Roeseler died in Haar (near Munich) at the age of 64.

== Publications ==
- with Wolf Loeckle (ed.): Musikhochschulen in Deutschland – wie gut sind sie?. ConBrio-Verlags-Gesellschaft, Regensburg 1994, ISBN 3-930079-46-1.
- with Wolf Loeckle (ed.): Franz Schubert – heute?. ConBrio-Verlags-Gesellschaft, Regensburg 1994, ISBN 3-930079-47-X.

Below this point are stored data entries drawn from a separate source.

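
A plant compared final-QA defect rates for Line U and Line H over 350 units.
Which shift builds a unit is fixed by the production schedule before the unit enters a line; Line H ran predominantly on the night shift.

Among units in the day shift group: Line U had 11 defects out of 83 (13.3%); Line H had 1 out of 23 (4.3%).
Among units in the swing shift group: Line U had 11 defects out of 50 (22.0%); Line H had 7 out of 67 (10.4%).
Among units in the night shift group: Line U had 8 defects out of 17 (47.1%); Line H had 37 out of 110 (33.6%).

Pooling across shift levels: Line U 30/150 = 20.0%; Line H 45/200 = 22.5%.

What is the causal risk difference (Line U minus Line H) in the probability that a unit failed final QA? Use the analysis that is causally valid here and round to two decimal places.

+0.11

Within every shift level Line H has the lower rate, yet pooled Line U does — Simpson's reversal.
Shift satisfies the back-door criterion: it is not a descendant of the line, and it blocks the spurious path from line to outcome. Adjusting for it (i.e., using the within-shift rates) gives the causal effect.
Adjusting over the population distribution of shift: 0.303·(0.133−0.043) + 0.334·(0.220−0.104) + 0.363·(0.471−0.336) = +0.114.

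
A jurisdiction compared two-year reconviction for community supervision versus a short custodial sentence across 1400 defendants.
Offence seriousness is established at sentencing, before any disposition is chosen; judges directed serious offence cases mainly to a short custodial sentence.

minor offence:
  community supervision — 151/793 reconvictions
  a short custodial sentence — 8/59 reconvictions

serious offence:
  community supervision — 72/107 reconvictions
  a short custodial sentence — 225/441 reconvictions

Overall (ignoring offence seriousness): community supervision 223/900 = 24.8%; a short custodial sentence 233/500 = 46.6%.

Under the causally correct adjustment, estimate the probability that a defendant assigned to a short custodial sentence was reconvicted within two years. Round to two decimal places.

Offence seriousness satisfies the back-door criterion: it is not a descendant of the disposition, and it blocks the spurious path from disposition to outcome. Adjusting for it (i.e., using the within-offence seriousness rates) gives the causal effect.
Standardising a short custodial sentence to the population offence seriousness mix: 0.609·8/59 + 0.391·225/441 = 0.282.

0.28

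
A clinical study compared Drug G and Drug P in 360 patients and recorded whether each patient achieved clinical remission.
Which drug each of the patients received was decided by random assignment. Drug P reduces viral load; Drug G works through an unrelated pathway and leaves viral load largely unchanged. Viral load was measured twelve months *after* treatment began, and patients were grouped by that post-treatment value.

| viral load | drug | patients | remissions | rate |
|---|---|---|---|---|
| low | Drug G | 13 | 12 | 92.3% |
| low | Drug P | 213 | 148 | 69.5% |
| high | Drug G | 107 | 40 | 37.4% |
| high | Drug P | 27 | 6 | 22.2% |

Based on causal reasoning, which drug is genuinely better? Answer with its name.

Viral load is recorded after the drug and is itself shifted by it — it sits on the causal path from drug to outcome. Conditioning on a mediator would strip out part of the effect we want; the pooled comparison gives the total causal effect.
Pooled: Drug G 43.3% vs Drug P 64.2%; Drug P is higher overall.

Drug P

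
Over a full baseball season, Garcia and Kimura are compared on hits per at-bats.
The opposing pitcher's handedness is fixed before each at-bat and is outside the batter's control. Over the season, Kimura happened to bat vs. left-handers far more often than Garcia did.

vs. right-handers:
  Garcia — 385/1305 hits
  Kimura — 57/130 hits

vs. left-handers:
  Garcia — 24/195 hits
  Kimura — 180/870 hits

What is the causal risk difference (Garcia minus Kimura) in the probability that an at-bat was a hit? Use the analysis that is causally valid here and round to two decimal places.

Pitcher handedness satisfies the back-door criterion: it is not a descendant of the player, and it blocks the spurious path from player to outcome. Adjusting for it (i.e., using the within-pitcher handedness rates) gives the causal effect.
Adjusting over the population distribution of pitcher handedness: 0.574·(0.295−0.438) + 0.426·(0.123−0.207) = -0.118.

-0.12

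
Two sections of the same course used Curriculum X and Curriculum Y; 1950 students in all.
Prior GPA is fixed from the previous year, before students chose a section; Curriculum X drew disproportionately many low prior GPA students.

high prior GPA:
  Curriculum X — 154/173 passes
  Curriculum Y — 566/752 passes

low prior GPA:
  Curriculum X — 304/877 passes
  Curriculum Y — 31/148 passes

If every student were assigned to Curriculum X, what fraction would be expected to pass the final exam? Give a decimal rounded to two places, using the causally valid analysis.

0.60

Since prior GPA band is a pre-existing factor (not a product of the teaching method) and it affects the outcome on its own, it is a confounder. The stratified rates, not the pooled rate, identify the causal effect.
Standardising Curriculum X to the population prior GPA band mix: 0.474·154/173 + 0.526·304/877 = 0.604.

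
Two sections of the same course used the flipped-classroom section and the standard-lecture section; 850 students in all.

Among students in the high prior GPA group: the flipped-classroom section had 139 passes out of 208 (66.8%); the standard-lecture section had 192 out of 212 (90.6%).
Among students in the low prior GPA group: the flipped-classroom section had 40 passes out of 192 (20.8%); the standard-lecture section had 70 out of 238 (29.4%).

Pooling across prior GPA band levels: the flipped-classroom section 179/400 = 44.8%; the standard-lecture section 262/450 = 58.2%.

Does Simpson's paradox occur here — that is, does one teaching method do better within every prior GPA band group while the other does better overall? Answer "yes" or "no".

no

Within each prior GPA band level (high prior GPA 66.8% vs 90.6%; low prior GPA 20.8% vs 29.4%), the standard-lecture section has the higher rate every time. Pooled: 44.8% vs 58.2% — the standard-lecture section has the higher rate overall. They agree.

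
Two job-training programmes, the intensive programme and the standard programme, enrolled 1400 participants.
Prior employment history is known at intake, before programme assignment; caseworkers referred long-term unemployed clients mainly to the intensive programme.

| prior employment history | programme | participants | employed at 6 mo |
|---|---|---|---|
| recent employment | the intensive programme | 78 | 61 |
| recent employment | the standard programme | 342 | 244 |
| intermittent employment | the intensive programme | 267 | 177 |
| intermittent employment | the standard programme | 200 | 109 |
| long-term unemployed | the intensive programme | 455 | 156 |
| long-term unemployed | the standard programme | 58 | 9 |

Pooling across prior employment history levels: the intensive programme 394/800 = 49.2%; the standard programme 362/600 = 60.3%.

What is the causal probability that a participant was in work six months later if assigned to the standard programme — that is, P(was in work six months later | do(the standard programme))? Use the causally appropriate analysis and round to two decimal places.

Nothing the programme does changes prior employment history; the imbalance is an allocation artefact. With prior employment history also predicting the outcome, the pooled figure is confounded, and the within-stratum comparison is the causal one.
Standardising the standard programme to the population prior employment history mix: 0.300·244/342 + 0.334·109/200 + 0.366·9/58 = 0.453.

0.45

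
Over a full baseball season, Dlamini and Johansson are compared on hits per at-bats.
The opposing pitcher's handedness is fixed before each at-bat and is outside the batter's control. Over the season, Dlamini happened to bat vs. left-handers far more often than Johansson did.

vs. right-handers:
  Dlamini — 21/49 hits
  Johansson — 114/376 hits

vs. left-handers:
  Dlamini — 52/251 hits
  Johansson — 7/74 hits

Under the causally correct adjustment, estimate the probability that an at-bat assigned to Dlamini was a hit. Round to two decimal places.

0.33

Dlamini is higher inside every pitcher handedness stratum but Johansson is higher in aggregate. Whether to stratify depends on how pitcher handedness relates to the player.
Nothing the player does changes pitcher handedness; the imbalance is an allocation artefact. With pitcher handedness also predicting the outcome, the pooled figure is confounded, and the within-stratum comparison is the causal one.
Standardising Dlamini to the population pitcher handedness mix: 0.567·21/49 + 0.433·52/251 = 0.333.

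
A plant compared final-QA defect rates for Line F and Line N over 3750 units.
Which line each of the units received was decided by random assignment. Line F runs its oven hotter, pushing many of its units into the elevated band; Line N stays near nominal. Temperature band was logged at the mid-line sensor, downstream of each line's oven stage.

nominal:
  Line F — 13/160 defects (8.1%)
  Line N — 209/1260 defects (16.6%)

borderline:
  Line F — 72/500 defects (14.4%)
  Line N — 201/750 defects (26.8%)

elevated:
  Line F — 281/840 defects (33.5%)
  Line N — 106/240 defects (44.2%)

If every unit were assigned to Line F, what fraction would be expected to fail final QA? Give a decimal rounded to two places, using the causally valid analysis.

Line F is lower inside every in-process temperature band stratum but Line N is lower in aggregate. Whether to stratify depends on how in-process temperature band relates to the line.
In-process temperature band here is a post-treatment variable shaped by the line; conditioning on it would introduce bias rather than remove it. The overall comparison is the causal one.
So P(outcome | do(Line F)) is just the pooled rate for Line F: 366/1500 = 0.244.

0.24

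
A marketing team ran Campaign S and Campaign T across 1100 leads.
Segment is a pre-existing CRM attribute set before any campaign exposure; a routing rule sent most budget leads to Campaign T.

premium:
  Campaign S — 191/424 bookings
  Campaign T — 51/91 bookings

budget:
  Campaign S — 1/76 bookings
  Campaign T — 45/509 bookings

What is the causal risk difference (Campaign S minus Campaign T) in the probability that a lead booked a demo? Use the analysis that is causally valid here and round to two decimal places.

The customer segment-specific comparison favours Campaign T throughout, but the pooled figures favour Campaign S. The question is whether to condition on customer segment.
Customer segment is set before the campaign has any effect — it is not caused by the campaign — and it independently drives the outcome. That makes it a confounder, so the causal comparison is within customer segment levels.
Adjusting over the population distribution of customer segment: 0.468·(0.450−0.560) + 0.532·(0.013−0.088) = -0.092.

-0.09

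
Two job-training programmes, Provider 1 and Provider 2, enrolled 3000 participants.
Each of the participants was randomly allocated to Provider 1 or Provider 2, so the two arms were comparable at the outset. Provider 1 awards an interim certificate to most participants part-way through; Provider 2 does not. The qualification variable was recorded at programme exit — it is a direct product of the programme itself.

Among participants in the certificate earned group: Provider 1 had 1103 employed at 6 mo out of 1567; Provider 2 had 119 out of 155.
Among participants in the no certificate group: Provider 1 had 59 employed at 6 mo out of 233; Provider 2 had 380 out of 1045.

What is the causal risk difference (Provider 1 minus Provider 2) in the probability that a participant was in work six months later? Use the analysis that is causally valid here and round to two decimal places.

The distribution of qualification attained during the programme is itself part of what the programme does — it is an intermediate outcome. Holding it fixed would remove that part of the effect; the total effect is the pooled difference.
The causal difference is the pooled difference: 0.646 − 0.416 = +0.230.

+0.23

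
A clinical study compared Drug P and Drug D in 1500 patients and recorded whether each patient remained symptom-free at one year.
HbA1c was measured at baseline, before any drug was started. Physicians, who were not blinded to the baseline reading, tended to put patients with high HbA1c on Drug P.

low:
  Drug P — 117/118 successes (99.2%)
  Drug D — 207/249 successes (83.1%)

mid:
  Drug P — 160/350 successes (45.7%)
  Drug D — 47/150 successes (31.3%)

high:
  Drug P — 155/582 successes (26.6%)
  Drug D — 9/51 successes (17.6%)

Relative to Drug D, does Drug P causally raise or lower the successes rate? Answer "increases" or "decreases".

increases

HbA1c is set before the drug has any effect — it is not caused by the drug — and it independently drives the outcome. That makes it a confounder, so the causal comparison is within HbA1c levels.
Within each level — low: 99.2% vs 83.1%; mid: 45.7% vs 31.3%; high: 26.6% vs 17.6% — Drug P is higher every time.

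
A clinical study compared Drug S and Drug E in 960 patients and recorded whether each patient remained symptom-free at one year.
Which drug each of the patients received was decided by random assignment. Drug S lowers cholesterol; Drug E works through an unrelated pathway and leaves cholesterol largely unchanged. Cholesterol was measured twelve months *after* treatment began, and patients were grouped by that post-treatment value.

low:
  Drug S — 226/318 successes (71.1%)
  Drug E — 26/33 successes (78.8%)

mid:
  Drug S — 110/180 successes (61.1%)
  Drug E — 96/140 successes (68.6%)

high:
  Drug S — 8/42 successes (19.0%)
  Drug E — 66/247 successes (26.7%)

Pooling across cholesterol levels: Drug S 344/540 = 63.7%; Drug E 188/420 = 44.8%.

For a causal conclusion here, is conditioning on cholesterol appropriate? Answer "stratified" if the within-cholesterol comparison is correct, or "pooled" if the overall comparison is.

Because the drug influences cholesterol, cholesterol is a post-treatment mediator, not a confounder. Stratifying on it would bias the estimate; the causal effect is the crude pooled difference.
Pooled: Drug S 63.7% vs Drug E 44.8%; Drug S is higher overall.

pooled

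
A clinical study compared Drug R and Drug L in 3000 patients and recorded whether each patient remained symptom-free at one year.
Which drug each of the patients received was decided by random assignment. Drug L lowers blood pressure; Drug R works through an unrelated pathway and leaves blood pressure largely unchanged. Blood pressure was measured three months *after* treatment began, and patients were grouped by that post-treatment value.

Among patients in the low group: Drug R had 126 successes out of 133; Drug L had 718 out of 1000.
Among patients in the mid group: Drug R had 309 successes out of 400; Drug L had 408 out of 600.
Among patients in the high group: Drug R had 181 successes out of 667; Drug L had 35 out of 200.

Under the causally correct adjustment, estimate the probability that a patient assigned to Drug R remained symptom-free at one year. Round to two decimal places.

Drug R is higher inside every blood pressure stratum but Drug L is higher in aggregate. Whether to stratify depends on how blood pressure relates to the drug.
Because the drug influences blood pressure, blood pressure is a post-treatment mediator, not a confounder. Stratifying on it would bias the estimate; the causal effect is the crude pooled difference.
So P(outcome | do(Drug R)) is just the pooled rate for Drug R: 616/1200 = 0.513.

0.51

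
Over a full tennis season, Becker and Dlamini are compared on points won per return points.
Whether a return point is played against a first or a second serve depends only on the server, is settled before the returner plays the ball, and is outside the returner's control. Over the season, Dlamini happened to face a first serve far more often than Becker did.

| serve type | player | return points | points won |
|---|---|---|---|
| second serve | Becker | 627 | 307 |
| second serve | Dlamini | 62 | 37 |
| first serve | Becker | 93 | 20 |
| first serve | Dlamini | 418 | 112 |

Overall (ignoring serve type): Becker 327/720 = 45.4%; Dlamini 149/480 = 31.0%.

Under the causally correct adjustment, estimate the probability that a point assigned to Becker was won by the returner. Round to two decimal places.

0.37

Within every serve type level Dlamini has the higher rate, yet pooled Becker does — Simpson's reversal.
Nothing the player does changes serve type; the imbalance is an allocation artefact. With serve type also predicting the outcome, the pooled figure is confounded, and the within-stratum comparison is the causal one.
Standardising Becker to the population serve type mix: 0.574·307/627 + 0.426·20/93 = 0.373.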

- (Ed.): Eine kleine Lachmusik. Musikeranekdoten aus unserer Zeit. With 6 linocuts by Eduard Prüssen. 6th edition, new edition, Piper, Munich among others (1990), ISBN 3-492-10939-X (first edition 1971).
- Grosse Geiger unseres Jahrhunderts. Paperback edition reviewed and expanded by Norbert Hornig, Piper, Munich among others 1996, ISBN 978-3-492-22375-1 (first edition 1987).

== Literature ==
- Bruno Jahn (collaborator.): Die deutschsprachige Presse. Ein biographisch-bibliographisches Handbuch. Vol. 2: M–Z. Saur, Berlin 2005, ISBN 978-3-11-096157-7, .
- Joachim Kaiser: Ein überlegener Charakter (Nachruf). In Süddeutsche Zeitung, 8 August 1994, .
- Hans-Michael Körner (ed.): Große Bayerische Biographische Enzyklopädie (BBE). Vol. 3: P–Z. Saur, Munich 2005, ISBN 3-598-11460-5, .
- Rudolf Vierhaus (ed.): Deutsche Biographische Enzyklopädie (DBE). Vol. 8: Poethen – Schlüter. 2nd revised and extended edition, K. G. Saur, Munich 2007, ISBN 978-3-598-25038-5, pp. 488f.